Sweden Fails in First Attempt to Form New Government

Sweden Fails in First Attempt to Form New Government
Swedish Moderate party leader Ulf Kristersson in Stockholm, Sweden, on Sept. 27, 2018. (TT News Agency/Pontus Lundahl via Reuters)
11/15/2018
Updated:
11/15/2018

STOCKHOLM—The first bid to form a new Swedish government since a divisive election two months ago failed to win acceptance in Parliament on Nov. 13.

After protracted speaker-led negotiations, Ulf Kristersson, leader of the center-right Moderate party, sought support for a minority government with the Christian Democrats. But his bid was predictably rejected by a parliamentary majority—including the Liberal party and the Center party from his own four-party center-right “Alliance” that ruled Sweden from 2006 to 2014.

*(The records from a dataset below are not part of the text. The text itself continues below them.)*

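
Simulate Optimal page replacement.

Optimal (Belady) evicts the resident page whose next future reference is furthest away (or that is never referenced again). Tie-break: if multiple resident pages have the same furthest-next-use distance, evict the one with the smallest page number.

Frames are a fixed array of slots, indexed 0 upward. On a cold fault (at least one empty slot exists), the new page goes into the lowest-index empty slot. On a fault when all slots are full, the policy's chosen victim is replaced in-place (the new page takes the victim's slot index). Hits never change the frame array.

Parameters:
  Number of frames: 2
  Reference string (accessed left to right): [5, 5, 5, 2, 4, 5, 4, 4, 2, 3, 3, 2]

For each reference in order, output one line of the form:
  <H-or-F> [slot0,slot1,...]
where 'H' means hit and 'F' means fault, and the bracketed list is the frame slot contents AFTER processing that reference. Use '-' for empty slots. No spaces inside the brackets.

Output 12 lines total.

F [5,-]
H [5,-]
H [5,-]
F [5,2]
F [5,4]
H [5,4]
H [5,4]
H [5,4]
F [5,2]
F [3,2]
H [3,2]
H [3,2]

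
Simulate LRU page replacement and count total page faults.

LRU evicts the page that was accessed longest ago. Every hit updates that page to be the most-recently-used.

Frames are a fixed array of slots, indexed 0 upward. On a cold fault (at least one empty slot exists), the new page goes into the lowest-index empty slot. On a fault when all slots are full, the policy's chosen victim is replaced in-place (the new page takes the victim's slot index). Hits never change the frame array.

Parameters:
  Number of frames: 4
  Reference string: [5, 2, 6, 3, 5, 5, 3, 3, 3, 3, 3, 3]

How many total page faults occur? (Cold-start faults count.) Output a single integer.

Step 0: ref 5 → FAULT, frames=[5,-,-,-]
Step 1: ref 2 → FAULT, frames=[5,2,-,-]
Step 2: ref 6 → FAULT, frames=[5,2,6,-]
Step 3: ref 3 → FAULT, frames=[5,2,6,3]
Step 4: ref 5 → HIT, frames=[5,2,6,3]
Step 5: ref 5 → HIT, frames=[5,2,6,3]
Step 6: ref 3 → HIT, frames=[5,2,6,3]
Step 7: ref 3 → HIT, frames=[5,2,6,3]
Step 8: ref 3 → HIT, frames=[5,2,6,3]
Step 9: ref 3 → HIT, frames=[5,2,6,3]
Step 10: ref 3 → HIT, frames=[5,2,6,3]
Step 11: ref 3 → HIT, frames=[5,2,6,3]
Total faults: 4

Answer: 4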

“This is the most serious crisis for the Alliance during my years in politics,” Kristersson said afterward.

Many observers see this development as the final nail in the coffin of the Alliance, which was formed as a way to challenge the post-World War II Social Democrat hegemony. The rift in the Alliance, now definitely in the open with bitter recriminations online, is rooted in the tricky parliamentary situation, where neither the left-green bloc nor the center-right bloc can form a majority, due to the rise of the nationalist Sweden Democrats.

“RIP Alliance,” Christian Democrat politician Sara Skyttedal tweeted after the vote.

While all four Alliance parties rule out direct collaboration with the Sweden Democrats, the Moderates, and the Christian Democrats are open to policy talks, while the Liberal and Center parties reject this idea, and instead want to see talks across the aisle, with the Social Democrats or the Green party.

‘Impossible Positions’

In order to form a government, any of the two current blocs would only need the tacit support of the Sweden Democrats, meaning that they wouldn’t actively vote against such a bid in parliament. But even that’s a bridge too far for the Liberals and the Center party, who had announced beforehand that they wouldn’t support the Moderate-Christian Democrat minority government.

But the Sweden Democrats, who have previously demanded policy influence to support any government bid, surprisingly supported it, possibly in an attempt to further split the Alliance. Many Moderate and Christian Democrat voters want their parties to negotiate with the Sweden Democrats, or even form a coalition with them.

“We still don’t have a government in place, and this reflects very poorly on the parties of this body, which have locked themselves into impossible positions,” Sweden Democrat leader Jimmie Akesson said after the vote.

Several Sweden Democrat policy positions have quietly been adopted by the other parties—including the Social Democrats—but they are still the uncouth upstarts against whom all the other parties define themselves rhetorically. But collaboration with the Social Democrats—the very party the Alliance was formed to challenge—is an even harder pill to swallow for many right-leaning voters.

The Social Democrats, meanwhile, need to win the tacit support of at least one of the Alliance parties in order to form a government. They can count on the support of the Green party and the Left party.

It’s not clear what the speaker’s next move is, but this was the first of three possible attempts at getting a new government accepted by parliament. A failed third attempt would automatically trigger a snap election. In post-election polls, the Sweden Democrats have grown further, and might possibly surpass the Moderates and become the second largest party after the Social Democrats.

The Liberal party, meanwhile, has shrunk to the point where they might not clear the minimum 4 percent bar to parliament. The Green party is also at risk of failing the bar, and if any of those parties thus would lose all their seats, the parliamentary situation would be completely different.

Most observers predict that a snap election would mainly benefit the Sweden Democrats, the Social Democrats, and possibly the Center party, as they have the financial means to run another election campaign.